Carbonate Selective Ca2Ru2O7−y Pyrochlore Enabling Room Temperature Carbonate Fuel Cells I. Synthesis and Physical Characterization II. Verification of Carbonate Cycle and Electrochemical Performance
© Journal of The Electrochemical Society, 2011, Electrochemical Society.
William E, Mustain (2011). Carbonate Selective Ca2Ru2O7−y Pyrochlore Enabling Room Temperature Carbonate Fuel Cells I. Synthesis and Physical Characterization. II. Verification of Carbonate Cycle and Electrochemical Performance. Journal of The Electrochemical Society, 159(1), B19-B24 .
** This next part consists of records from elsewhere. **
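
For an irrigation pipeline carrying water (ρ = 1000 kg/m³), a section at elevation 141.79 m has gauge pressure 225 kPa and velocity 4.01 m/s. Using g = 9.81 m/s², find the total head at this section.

Pressure head ψ = P/(ρg) = 225×1000 / (1000 × 9.81) = 22.94 m.
Velocity head = v²/(2g) = 4.01² / (2 × 9.81) = 0.820 m.
h = z + ψ + v²/(2g) = 141.79 + 22.94 + 0.820 = 165.55 m.

h ≈ 165.55 m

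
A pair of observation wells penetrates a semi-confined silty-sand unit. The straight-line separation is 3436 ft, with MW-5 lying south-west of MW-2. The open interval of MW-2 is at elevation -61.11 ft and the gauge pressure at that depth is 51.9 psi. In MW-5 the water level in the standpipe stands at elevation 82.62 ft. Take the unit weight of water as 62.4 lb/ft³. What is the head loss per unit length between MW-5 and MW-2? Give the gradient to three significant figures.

i ≈ 0.00697 ft/ft

Pressure head at MW-2: ψ = 144·P/γ = 144 × 51.9 / 62.4 = 119.77 ft.
Total head at MW-2: h = z + ψ = -61.11 + 119.77 = 58.66 ft.
Total head at MW-5: h = 82.62 ft (water level in the piezometer is the total head).
Head difference: h(MW-2) − h(MW-5) = 58.66 − 82.62 = -23.96 ft.
Hydraulic gradient: i = |Δh| / L = 23.96 / 3436 = 0.00697.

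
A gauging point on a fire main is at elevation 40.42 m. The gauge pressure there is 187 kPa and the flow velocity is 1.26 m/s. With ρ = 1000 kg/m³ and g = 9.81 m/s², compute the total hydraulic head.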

The electrochemical selectivity of a Ca2Ru2O7−y pyrochlore catalyst towards carbonate formation was investigated and compared to platinum. During constant current operation, an increase in CO2 content was observed at the anode effluent when Ca2Ru2O7−y was used as the cathode catalyst, compared to Pt/C. Carbonate selectivity for Pt/C was 1.78, while for Ca2Ru2O7−y it was 7.33, a 4.1X increase, which confirmed the preferential formation of carbonate on the pyrochlore. This elevated selectivity was attributed to the high surface basicity of the pyrochlore catalyst, which led to preferential CO2 adsorption. During constant voltage operation, a 134% CO2 concentration increase was measured at the anode effluent when 10% CO2 was supplied to the cathode inlet. Optimal fuel cell performance on the carbonate cycle was obtained with a 90% O2/ 10% CO2 cathode concentration, where maximum currents where 4X compared to operation with no CO2. Higher CO2 concentrations were matched with a gradual decrease in performance. This was attributed to a relatively low electrochemical activity, which combined with high surface basicity, led to O2 site blocking. Thin-film electrode experiments showed excellent electrochemical stability on the oxygen reduction region. An increase in the current and a positive shift in the half-wave potential were observed when CO2 was added to the electrolyte in ex-situ three electrode experiments.